Effect effect = meshPart.Effect;
//effect.CurrentTechnique = effect.Techniques["HardwareInstancing"];
effect.Parameters["World"].SetValue(modelBones[mesh.ParentBone.Index]);
effect.Parameters["View"].SetValue(view);
effect.Parameters["Projection"].SetValue(projection);
effect.Parameters["Texture"].SetValue(texture);
// Draw all the instance copies in a single call.
foreach (EffectPass pass in effect.CurrentTechnique.Passes)
{
pass.Apply();
Game.GraphicsDevice.DrawInstancedPrimitives(PrimitiveType.TriangleList, 0, 0,
meshPart.NumVertices, meshPart.StartIndex,
meshPart.PrimitiveCount, instances.Length);
}
}
}
}
// ### END FUNCTION DrawModelHardwareInstancing
The problem is the cube mesh you are using. The normals are averaged, but I guess you want them to be orthogonal to the faces of the cubes.
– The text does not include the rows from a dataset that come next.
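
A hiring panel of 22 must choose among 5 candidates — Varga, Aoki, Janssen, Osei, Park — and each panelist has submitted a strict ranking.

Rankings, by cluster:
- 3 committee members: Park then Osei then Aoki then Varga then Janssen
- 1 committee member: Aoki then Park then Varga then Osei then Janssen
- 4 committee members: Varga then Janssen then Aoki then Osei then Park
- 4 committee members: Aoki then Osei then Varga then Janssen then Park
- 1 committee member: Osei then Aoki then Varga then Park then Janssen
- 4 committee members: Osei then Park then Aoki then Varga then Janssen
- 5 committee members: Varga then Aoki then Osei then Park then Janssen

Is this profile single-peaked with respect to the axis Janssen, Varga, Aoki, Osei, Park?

no

Axis positions: Janssen=1, Varga=2, Aoki=3, Osei=4, Park=5.
Cluster 1 (peak Park at position 5): ranking walks positions 5-4-3-2-1, expanding outward from the peak — single-peaked.
Cluster 2: ranking walks positions 3-5-2-4-1; Park is ranked above Osei even though Osei lies between Park and the peak Aoki on the axis — preferences dip and rise again. Not single-peaked.
Cluster 3 (peak Varga at position 2): ranking walks positions 2-1-3-4-5, expanding outward from the peak — single-peaked.
Cluster 4 (peak Aoki at position 3): ranking walks positions 3-4-2-1-5, expanding outward from the peak — single-peaked.
Cluster 5 (peak Osei at position 4): ranking walks positions 4-3-2-5-1, expanding outward from the peak — single-peaked.
Cluster 6 (peak Osei at position 4): ranking walks positions 4-5-3-2-1, expanding outward from the peak — single-peaked.
Cluster 7 (peak Varga at position 2): ranking walks positions 2-3-4-5-1, expanding outward from the peak — single-peaked.
Cluster 2 violates single-peakedness, so the profile is not single-peaked on this axis.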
You will have to use a total of 24 vertices (4 for each side) instead of 8 vertices. Each corner will have 3 vertices with the same position but different normals, one for each adjacent face:
If the FBX exporter cannot be configured to correctly export the normals simply create your own cube mesh:
var vertices = new VertexPositionNormalTexture[24];
// Initialize the vertices, set position and texture coordinates
// ...
// Set normals
// front face
vertices[0].Normal = new Vector3(1, 0, 0);
vertices[1].Normal = new Vector3(1, 0, 0);
vertices[2].Normal = new Vector3(1, 0, 0);
vertices[3].Normal = new Vector3(1, 0, 0);
// back face
vertices[4].Normal = new Vector3(-1, 0, 0);
vertices[5].Normal = new Vector3(-1, 0, 0);
vertices[6].Normal = new Vector3(-1, 0, 0);
vertices[7].Normal = new Vector3(-1, 0, 0);
// ...
It looks like you've got improperly calculated / no normals.
Look at this example, specifically part 3.
A normal is a vector that describes the direction that light would reflect off that vertex/poly if shined orthogonally to it.
I like this picture to demonstrate The blue lines are the normal direction at each particular point on the curve.
In XNA, you can calculate the normal of a polygon with vertices vert1,vert2,and vert3 like so:
Vector3 dir = Vector3.Cross(vert2 - vert1, vert3 - vert1);
Vector3 norm = Vector3.Normalize(dir);
In a lot of cases this is done automatically by modelling software so the calculation is unnecessary. You probably do need to perform that calculation if you're creating your cubes in code though.